IKE Basics
Let’s see the IKE foundations we all should know.
IKE (Internet Key Exchange) its an ISAKMP FrameWork implementation. It has 2 phases:
- IKE Phase 1. In this first phase, IKE works on port 500/UDP in a bidirectional fashion. It authenticates and protects IPsec peers identities. It negotiates a SA policy that has to match parameters between the 2 peers to protect IKE exchange. It generates an authenticated Diffie-Hellman to obtain the shared keys. That key is used to form a cypher tunnel used to protect phase 2 parameters.
- IKE Phase 2. Here IKE uses protocols 50/ESP and 51/AH and also woth port 4500/UDP. It handles IPsec Security Association parameters within the IKE SA tunnel. Establishes SA IPsec associations. Renegotiates periodically during the tunnel lifespan. It can do Diffie-Hellman exchanges optionally.
IKE Phase 1 and 2, both have two operating modes:
- Main Mode.

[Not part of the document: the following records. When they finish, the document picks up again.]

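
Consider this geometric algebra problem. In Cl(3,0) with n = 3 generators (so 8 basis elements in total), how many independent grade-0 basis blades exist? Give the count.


Number of grade-k basis blades in Cl(p,q) with n = p + q is C(n, k).
n = 3 + 0 = 3
C(3, 0) = 3! / (0! * 3!)
= 6 / (1 * 6)
= 1


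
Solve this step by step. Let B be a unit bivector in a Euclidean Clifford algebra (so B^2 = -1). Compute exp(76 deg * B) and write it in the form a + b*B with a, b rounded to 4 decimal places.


For a unit bivector B with B^2 = -1, the exponential series gives
e^(theta*B) = cos(theta) + sin(theta)*B (the GA analogue of Euler's formula).
theta = 76 degrees = 1.32645 rad
cos(76 deg) = 0.2419
sin(76 deg) = 0.9703
exp(theta*B) = 0.2419 + 0.9703*B


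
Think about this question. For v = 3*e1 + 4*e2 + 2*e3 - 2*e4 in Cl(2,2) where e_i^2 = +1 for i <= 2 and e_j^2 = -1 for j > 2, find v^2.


v^2 = sum of c_i^2 * e_i^2
Positive signature terms (e_i^2 = +1): 3^2 + 4^2 = 25
Negative signature terms (e_j^2 = -1): 2^2 + (-2)^2 = 8
v^2 = 25 - 8 = 17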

Uses 3 exchanges between initiator and responder.
- First exchange: Algorithms and hashes that will be used to secure the communicacion will be negotiated over a matching IKE SA policy.
- Second exchange: Uses Diffie-Hellman to create a shared secret, used itself to create keys and transfer nonces-random numbers sent to the peer, that will eventually sign them and sent them back to verify the identity.

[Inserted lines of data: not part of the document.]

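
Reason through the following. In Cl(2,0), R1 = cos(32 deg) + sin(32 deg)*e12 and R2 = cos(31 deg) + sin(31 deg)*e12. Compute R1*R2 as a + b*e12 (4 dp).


Same-plane rotors commute and their half-angles add:
R1*R2 = cos(a1 + a2) + sin(a1 + a2)*e12.
a1 + a2 = 32 + 31 = 63 deg
cos(63 deg) = 0.4540
sin(63 deg) = 0.8910
R1*R2 = 0.4540 + 0.8910*e12


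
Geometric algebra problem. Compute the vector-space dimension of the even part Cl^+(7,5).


Even subalgebra dimension = 2^(n-1)
n = 7 + 5 = 12
2^(12 - 1) = 2^11 = 2048
Verification: sum of C(12,k) for even k = 1 + 66 + 495 + 924 + 495 + 66 + 1 = 2048
Result = 2048


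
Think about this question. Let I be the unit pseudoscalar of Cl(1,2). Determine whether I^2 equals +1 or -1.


The pseudoscalar I = e1...e_n (product of all n generators) of Cl(p,q) satisfies I^2 = (-1)^(q + n(n-1)/2).
p = 1, q = 2, n = p + q = 3
n(n-1)/2 = 3 * 2 / 2 = 3
Exponent = q + n(n-1)/2 = 2 + 3 = 5
I^2 = (-1)^5 = -1


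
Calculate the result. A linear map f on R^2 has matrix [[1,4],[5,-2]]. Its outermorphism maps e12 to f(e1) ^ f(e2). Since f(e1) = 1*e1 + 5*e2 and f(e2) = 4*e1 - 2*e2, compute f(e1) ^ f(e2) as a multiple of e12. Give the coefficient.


The outermorphism of a linear map f sends e1^e2 to f(e1)^f(e2).
f(e1) = 1*e1 + 5*e2
f(e2) = 4*e1 - 2*e2
f(e1) ^ f(e2) = (1*e1 + 5*e2) ^ (4*e1 - 2*e2)
= 1*(-2)*e12 + 5*4*e21
= (-2 - 20)*e12
= -22*e12
Coefficient = -22


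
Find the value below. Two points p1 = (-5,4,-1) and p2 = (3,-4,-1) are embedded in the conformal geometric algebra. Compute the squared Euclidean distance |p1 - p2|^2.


p1 - p2 = (-8, 8, 0)
|p1 - p2|^2 = (-8)^2 + 8^2 + 0^2
= 64 + 64 + 0
= 128


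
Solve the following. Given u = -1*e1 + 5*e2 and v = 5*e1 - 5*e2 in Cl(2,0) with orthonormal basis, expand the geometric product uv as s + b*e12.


Expand: (-1*e1 + 5*e2)(5*e1 - 5*e2)
= (-1)*5*e1e1 + (-1)*(-5)*e1e2 + 5*5*e2e1 + 5*(-5)*e2e2
Using e1^2 = e2^2 = 1, e2e1 = -e1e2:
Scalar part s = (-1)*5 + 5*(-5) = -5 + (-25) = -30
Bivector part b = (-1)*(-5) - 5*5 = 5 - 25 = -20
uv = -30 - 20*e12


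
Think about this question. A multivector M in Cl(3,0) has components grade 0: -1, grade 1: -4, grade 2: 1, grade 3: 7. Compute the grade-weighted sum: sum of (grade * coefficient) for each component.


Grade-weighted sum = sum of grade_k * coefficient_k
0*(-1) = 0
1*(-4) = -4
2*1 = 2
3*7 = 21
Total = 0 + (-4) + 2 + 21 = 19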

- Third exchange: Verifies peer identity. It is passed as a value matching peer’s IP address in an encrypted manner. Main Mode main obstacle is generating the security associations IKE SAs between peers to provide a secure channel fot the upoming ISAKMP exchanges. IKE SA espcifie values for encryption, hashing, DH group and lifetime of the SA in seconds or kilobytes, plus the encryption key. IKE SA is bidirectional.
- Aggressive Mode. Uses less exchanges with less packets. Weakness in this mode is that both peers have exchanged connection information before a secure channel is established. It is feasable to sniff and discover who generated the SA. It is much faster than Main Mode.
Diffie-Hellman is an algorithm to create a secure tunnel between two peers.
When lifetime expires, both phases are re-negotiated again, but Diffie-Hellman keys are preserved. To force the DH key renewal we can use PFS -Perfect Forward Secrecy, that ensures every new crytographic key will not be in any manner related to the former..
In IKE Phase 2 2 protocols are used:
- ESP (Encapsulating Security Payload). Protocol number 50.
- AH (Authentication Header). Protocol number 51.
Both can work in the following two modes:
- Transport Mode: AH/ESP only used in the payload. Only under RFC1918 scope and all hosts in the VPN route must have source and destination routes for all the packets.
- Tunnel Mode: AH/ESP encapsulates the whole packet. Used for LAN-2-LAN VPN communication.